Rocpool’s relaxing bar

Macbeth came to Inverness to celebrate a job promotion and look what happened to him but at Rocpool, defined by its cordiality and comfort, the only surprise is how easy it is to to accept its invitation to sit back and take life easy.

Rocpool, a house and a hotel

Any ‘drive-thru’ of Scottish history throws up images of ruined castles and Highland country houses and Crossbasket Castle fits the bill with its castellated frontage and, dating back to the 16th century, the Lindsay Tower that is reached by a spiral stone staircase. With heritage like this and a name that sounds bonkers, it may be surprising to find yourself heading south from Inverness on a most comfortable coach to Scotland’s largest city to check in at this five-star hotel on the outskirts of Glasgow.

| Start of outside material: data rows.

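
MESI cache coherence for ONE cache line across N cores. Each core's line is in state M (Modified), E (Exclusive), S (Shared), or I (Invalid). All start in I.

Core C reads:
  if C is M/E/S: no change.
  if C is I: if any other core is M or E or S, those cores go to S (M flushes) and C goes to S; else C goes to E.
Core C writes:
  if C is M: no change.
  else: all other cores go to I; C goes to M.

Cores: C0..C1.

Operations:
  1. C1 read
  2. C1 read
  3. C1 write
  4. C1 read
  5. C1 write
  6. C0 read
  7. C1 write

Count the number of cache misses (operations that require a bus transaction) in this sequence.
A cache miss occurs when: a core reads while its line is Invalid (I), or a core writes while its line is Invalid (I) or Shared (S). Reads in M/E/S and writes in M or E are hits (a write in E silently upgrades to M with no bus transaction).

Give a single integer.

Op 1: C1 read [C1 read from I: no other sharers -> C1=E (exclusive)] -> [I,E] [MISS #1: read from I]
Op 2: C1 read [C1 read: already in E, no change] -> [I,E] [hit: read from E]
Op 3: C1 write [C1 write: invalidate none -> C1=M] -> [I,M] [hit: write from E is a silent E->M upgrade, no bus transaction]
Op 4: C1 read [C1 read: already in M, no change] -> [I,M] [hit: read from M]
Op 5: C1 write [C1 write: already M (modified), no change] -> [I,M] [hit: write from M]
Op 6: C0 read [C0 read from I: others=['C1=M'] -> C0=S, others downsized to S] -> [S,S] [MISS #2: read from I]
Op 7: C1 write [C1 write: invalidate ['C0=S'] -> C1=M] -> [I,M] [MISS #3: write from S]

Answer: 3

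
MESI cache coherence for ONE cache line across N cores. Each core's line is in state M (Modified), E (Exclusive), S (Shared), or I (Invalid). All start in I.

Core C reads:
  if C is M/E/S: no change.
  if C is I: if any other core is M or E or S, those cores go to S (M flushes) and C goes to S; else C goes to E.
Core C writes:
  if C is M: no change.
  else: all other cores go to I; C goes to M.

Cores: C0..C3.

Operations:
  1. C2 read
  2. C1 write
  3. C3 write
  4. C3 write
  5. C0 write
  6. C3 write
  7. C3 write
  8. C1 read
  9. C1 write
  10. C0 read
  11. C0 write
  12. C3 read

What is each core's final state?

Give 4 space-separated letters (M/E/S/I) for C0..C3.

Op 1: C2 read [C2 read from I: no other sharers -> C2=E (exclusive)] -> [I,I,E,I]
Op 2: C1 write [C1 write: invalidate ['C2=E'] -> C1=M] -> [I,M,I,I]
Op 3: C3 write [C3 write: invalidate ['C1=M'] -> C3=M] -> [I,I,I,M]
Op 4: C3 write [C3 write: already M (modified), no change] -> [I,I,I,M]
Op 5: C0 write [C0 write: invalidate ['C3=M'] -> C0=M] -> [M,I,I,I]
Op 6: C3 write [C3 write: invalidate ['C0=M'] -> C3=M] -> [I,I,I,M]
Op 7: C3 write [C3 write: already M (modified), no change] -> [I,I,I,M]
Op 8: C1 read [C1 read from I: others=['C3=M'] -> C1=S, others downsized to S] -> [I,S,I,S]
Op 9: C1 write [C1 write: invalidate ['C3=S'] -> C1=M] -> [I,M,I,I]
Op 10: C0 read [C0 read from I: others=['C1=M'] -> C0=S, others downsized to S] -> [S,S,I,I]
Op 11: C0 write [C0 write: invalidate ['C1=S'] -> C0=M] -> [M,I,I,I]
Op 12: C3 read [C3 read from I: others=['C0=M'] -> C3=S, others downsized to S] -> [S,I,I,S]

Answer: S I I S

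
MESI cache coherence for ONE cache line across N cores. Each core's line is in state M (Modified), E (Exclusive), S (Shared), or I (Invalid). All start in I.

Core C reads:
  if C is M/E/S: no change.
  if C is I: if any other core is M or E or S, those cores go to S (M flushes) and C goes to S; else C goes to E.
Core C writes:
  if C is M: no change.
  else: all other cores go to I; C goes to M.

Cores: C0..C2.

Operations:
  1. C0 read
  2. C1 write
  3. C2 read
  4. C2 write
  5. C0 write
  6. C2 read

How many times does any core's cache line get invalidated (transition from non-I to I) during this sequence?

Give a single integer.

Op 1: C0 read [C0 read from I: no other sharers -> C0=E (exclusive)] -> [E,I,I] (invalidations this op: 0; running total: 0)
Op 2: C1 write [C1 write: invalidate ['C0=E'] -> C1=M] -> [I,M,I] (invalidations this op: 1; running total: 1)
Op 3: C2 read [C2 read from I: others=['C1=M'] -> C2=S, others downsized to S] -> [I,S,S] (invalidations this op: 0; running total: 1)
Op 4: C2 write [C2 write: invalidate ['C1=S'] -> C2=M] -> [I,I,M] (invalidations this op: 1; running total: 2)
Op 5: C0 write [C0 write: invalidate ['C2=M'] -> C0=M] -> [M,I,I] (invalidations this op: 1; running total: 3)
Op 6: C2 read [C2 read from I: others=['C0=M'] -> C2=S, others downsized to S] -> [S,I,S] (invalidations this op: 0; running total: 3)

Answer: 3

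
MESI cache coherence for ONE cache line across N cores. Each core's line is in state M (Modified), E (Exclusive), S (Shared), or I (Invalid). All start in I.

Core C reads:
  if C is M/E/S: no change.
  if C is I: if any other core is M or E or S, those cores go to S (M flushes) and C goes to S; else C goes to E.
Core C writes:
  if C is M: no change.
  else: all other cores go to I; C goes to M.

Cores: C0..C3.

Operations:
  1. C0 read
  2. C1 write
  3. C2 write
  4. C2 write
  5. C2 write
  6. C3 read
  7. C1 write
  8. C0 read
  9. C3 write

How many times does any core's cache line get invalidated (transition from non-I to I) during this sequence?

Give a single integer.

Op 1: C0 read [C0 read from I: no other sharers -> C0=E (exclusive)] -> [E,I,I,I] (invalidations this op: 0; running total: 0)
Op 2: C1 write [C1 write: invalidate ['C0=E'] -> C1=M] -> [I,M,I,I] (invalidations this op: 1; running total: 1)
Op 3: C2 write [C2 write: invalidate ['C1=M'] -> C2=M] -> [I,I,M,I] (invalidations this op: 1; running total: 2)
Op 4: C2 write [C2 write: already M (modified), no change] -> [I,I,M,I] (invalidations this op: 0; running total: 2)
Op 5: C2 write [C2 write: already M (modified), no change] -> [I,I,M,I] (invalidations this op: 0; running total: 2)
Op 6: C3 read [C3 read from I: others=['C2=M'] -> C3=S, others downsized to S] -> [I,I,S,S] (invalidations this op: 0; running total: 2)
Op 7: C1 write [C1 write: invalidate ['C2=S', 'C3=S'] -> C1=M] -> [I,M,I,I] (invalidations this op: 2; running total: 4)
Op 8: C0 read [C0 read from I: others=['C1=M'] -> C0=S, others downsized to S] -> [S,S,I,I] (invalidations this op: 0; running total: 4)
Op 9: C3 write [C3 write: invalidate ['C0=S', 'C1=S'] -> C3=M] -> [I,I,I,M] (invalidations this op: 2; running total: 6)

Answer: 6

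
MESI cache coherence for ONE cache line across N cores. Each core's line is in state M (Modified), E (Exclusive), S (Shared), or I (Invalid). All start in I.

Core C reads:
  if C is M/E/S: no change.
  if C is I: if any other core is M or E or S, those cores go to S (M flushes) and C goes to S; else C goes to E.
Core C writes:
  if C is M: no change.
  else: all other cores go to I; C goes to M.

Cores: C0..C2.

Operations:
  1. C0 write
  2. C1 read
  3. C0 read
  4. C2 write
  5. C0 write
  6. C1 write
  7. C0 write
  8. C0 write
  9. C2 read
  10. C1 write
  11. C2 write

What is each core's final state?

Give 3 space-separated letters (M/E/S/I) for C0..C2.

Op 1: C0 write [C0 write: invalidate none -> C0=M] -> [M,I,I]
Op 2: C1 read [C1 read from I: others=['C0=M'] -> C1=S, others downsized to S] -> [S,S,I]
Op 3: C0 read [C0 read: already in S, no change] -> [S,S,I]
Op 4: C2 write [C2 write: invalidate ['C0=S', 'C1=S'] -> C2=M] -> [I,I,M]
Op 5: C0 write [C0 write: invalidate ['C2=M'] -> C0=M] -> [M,I,I]
Op 6: C1 write [C1 write: invalidate ['C0=M'] -> C1=M] -> [I,M,I]
Op 7: C0 write [C0 write: invalidate ['C1=M'] -> C0=M] -> [M,I,I]
Op 8: C0 write [C0 write: already M (modified), no change] -> [M,I,I]
Op 9: C2 read [C2 read from I: others=['C0=M'] -> C2=S, others downsized to S] -> [S,I,S]
Op 10: C1 write [C1 write: invalidate ['C0=S', 'C2=S'] -> C1=M] -> [I,M,I]
Op 11: C2 write [C2 write: invalidate ['C1=M'] -> C2=M] -> [I,I,M]

Answer: I I M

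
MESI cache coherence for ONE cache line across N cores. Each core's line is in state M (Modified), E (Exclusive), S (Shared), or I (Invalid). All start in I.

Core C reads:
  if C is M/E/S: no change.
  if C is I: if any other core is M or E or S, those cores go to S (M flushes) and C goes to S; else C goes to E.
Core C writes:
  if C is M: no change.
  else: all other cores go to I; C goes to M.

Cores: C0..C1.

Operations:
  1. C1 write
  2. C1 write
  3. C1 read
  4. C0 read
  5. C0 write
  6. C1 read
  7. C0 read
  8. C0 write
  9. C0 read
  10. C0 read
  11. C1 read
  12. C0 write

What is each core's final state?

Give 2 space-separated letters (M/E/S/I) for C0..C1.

Answer: M I

Derivation:
Op 1: C1 write [C1 write: invalidate none -> C1=M] -> [I,M]
Op 2: C1 write [C1 write: already M (modified), no change] -> [I,M]
Op 3: C1 read [C1 read: already in M, no change] -> [I,M]
Op 4: C0 read [C0 read from I: others=['C1=M'] -> C0=S, others downsized to S] -> [S,S]
Op 5: C0 write [C0 write: invalidate ['C1=S'] -> C0=M] -> [M,I]
Op 6: C1 read [C1 read from I: others=['C0=M'] -> C1=S, others downsized to S] -> [S,S]
Op 7: C0 read [C0 read: already in S, no change] -> [S,S]
Op 8: C0 write [C0 write: invalidate ['C1=S'] -> C0=M] -> [M,I]
Op 9: C0 read [C0 read: already in M, no change] -> [M,I]
Op 10: C0 read [C0 read: already in M, no change] -> [M,I]
Op 11: C1 read [C1 read from I: others=['C0=M'] -> C1=S, others downsized to S] -> [S,S]
Op 12: C0 write [C0 write: invalidate ['C1=S'] -> C0=M] -> [M,I]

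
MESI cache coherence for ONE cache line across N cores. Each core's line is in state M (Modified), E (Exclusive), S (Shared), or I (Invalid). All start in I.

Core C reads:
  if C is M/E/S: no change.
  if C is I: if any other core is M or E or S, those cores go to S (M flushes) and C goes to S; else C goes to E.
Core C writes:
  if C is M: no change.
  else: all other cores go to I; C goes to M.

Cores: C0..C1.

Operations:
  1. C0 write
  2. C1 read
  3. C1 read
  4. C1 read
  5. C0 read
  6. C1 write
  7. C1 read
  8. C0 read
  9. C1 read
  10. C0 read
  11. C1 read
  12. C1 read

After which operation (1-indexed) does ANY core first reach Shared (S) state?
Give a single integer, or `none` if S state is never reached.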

Mackintosh and Macdonald, an avant garde husband-and-wife team

The building as a whole had long been abandoned and its roof was leaking when it was rescued in 2011 and transformed into what you see today. It’s not just the roof that is new: the antiques, paintings, chandeliers, furniture and upholstery were all brought in to recreate the experience of a luxurious stay in a   castle-like house.

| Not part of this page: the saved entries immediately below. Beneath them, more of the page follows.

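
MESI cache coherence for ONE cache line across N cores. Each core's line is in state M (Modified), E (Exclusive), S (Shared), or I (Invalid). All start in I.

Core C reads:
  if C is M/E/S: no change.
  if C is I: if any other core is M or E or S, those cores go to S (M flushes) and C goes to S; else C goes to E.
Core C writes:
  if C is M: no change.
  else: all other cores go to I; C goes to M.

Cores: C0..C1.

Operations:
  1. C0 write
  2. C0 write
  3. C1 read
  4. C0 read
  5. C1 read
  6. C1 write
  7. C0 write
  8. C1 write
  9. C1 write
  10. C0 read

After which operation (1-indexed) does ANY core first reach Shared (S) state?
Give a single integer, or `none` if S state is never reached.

Op 1: C0 write [C0 write: invalidate none -> C0=M] -> [M,I]
Op 2: C0 write [C0 write: already M (modified), no change] -> [M,I]
Op 3: C1 read [C1 read from I: others=['C0=M'] -> C1=S, others downsized to S] -> [S,S]
  -> First S state at op 3; remaining ops need not be traced.

Answer: 3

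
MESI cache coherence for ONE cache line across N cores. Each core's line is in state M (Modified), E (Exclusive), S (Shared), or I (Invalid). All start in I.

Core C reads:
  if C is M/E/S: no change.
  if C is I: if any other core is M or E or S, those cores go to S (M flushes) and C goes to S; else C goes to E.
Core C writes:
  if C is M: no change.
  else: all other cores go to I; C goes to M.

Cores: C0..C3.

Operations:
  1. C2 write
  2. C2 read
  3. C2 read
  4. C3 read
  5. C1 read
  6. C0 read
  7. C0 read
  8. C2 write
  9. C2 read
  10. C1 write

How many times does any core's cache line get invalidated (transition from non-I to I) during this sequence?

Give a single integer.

Op 1: C2 write [C2 write: invalidate none -> C2=M] -> [I,I,M,I] (invalidations this op: 0; running total: 0)
Op 2: C2 read [C2 read: already in M, no change] -> [I,I,M,I] (invalidations this op: 0; running total: 0)
Op 3: C2 read [C2 read: already in M, no change] -> [I,I,M,I] (invalidations this op: 0; running total: 0)
Op 4: C3 read [C3 read from I: others=['C2=M'] -> C3=S, others downsized to S] -> [I,I,S,S] (invalidations this op: 0; running total: 0)
Op 5: C1 read [C1 read from I: others=['C2=S', 'C3=S'] -> C1=S, others downsized to S] -> [I,S,S,S] (invalidations this op: 0; running total: 0)
Op 6: C0 read [C0 read from I: others=['C1=S', 'C2=S', 'C3=S'] -> C0=S, others downsized to S] -> [S,S,S,S] (invalidations this op: 0; running total: 0)
Op 7: C0 read [C0 read: already in S, no change] -> [S,S,S,S] (invalidations this op: 0; running total: 0)
Op 8: C2 write [C2 write: invalidate ['C0=S', 'C1=S', 'C3=S'] -> C2=M] -> [I,I,M,I] (invalidations this op: 3; running total: 3)
Op 9: C2 read [C2 read: already in M, no change] -> [I,I,M,I] (invalidations this op: 0; running total: 3)
Op 10: C1 write [C1 write: invalidate ['C2=M'] -> C1=M] -> [I,M,I,I] (invalidations this op: 1; running total: 4)

Answer: 4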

The Georgian-style dining room excels in this regard with its gold cornicing around walls from which hang a giant mirror and a huge tapestry, with light shining down from a resplendent chandelier.

This is a Michel Roux Jr restaurant serving meals throughout the day and an afternoon tea menu. Breakfast is a splendid, non-buffet affair with pleasingly light alternatives, like a health drink and berries with yogurt, to traditional Scottish porridge or a porridge brulee with whiskey cream.

Similarly for dinner, there is a tempting vegetarian and vegan menu, with inventive desserts like dark chocolate and beetroot brownie, as well as fish and meat dishes, a five-course tasting menu (and a whisky trolley).

Castle Crossbasket’s Jane-Austen intereior

Crossbasket Castle has nine individually attired rooms and two gate-house self-catering lodges at the entrance. The high-ceiling bedrooms are designed for relaxing in: canopied beds; floor-to-ceiling curtains; and bathrooms equipped with rainfall showers and claw foot baths.

Art and afternoon tea at Makintosh At The Willow

The hotel succeeds brilliantly in creating the atmosphere of a grand country house, more Jane Austen than Victorian, and equally remarkable, given it’s only a half-hour drive into Glasgow, is the ease of discovering a qualitative different  level of interior design at both the Mackintosh House in The Hunterian and Mackintosh on the Willow.

The exhibition at the wonderful Mackintosh on the Willow teahouse in Sauchiehall Street celebrates Charles Rennie Mackintosh’s art; the pièce de résistance being the Salon de Luxe room, designed by Mackintosh and his artist wife, Margaret Macdonald. Modernist, art nouveau and Japanese influences reveal themselves in design and colour details that are a wonder to behold.

The lovingly restored tearoom building, which first opened for business in 1903, was designed by Mackintosh and is open once again, serving teas and meals in an artistically inspiring context.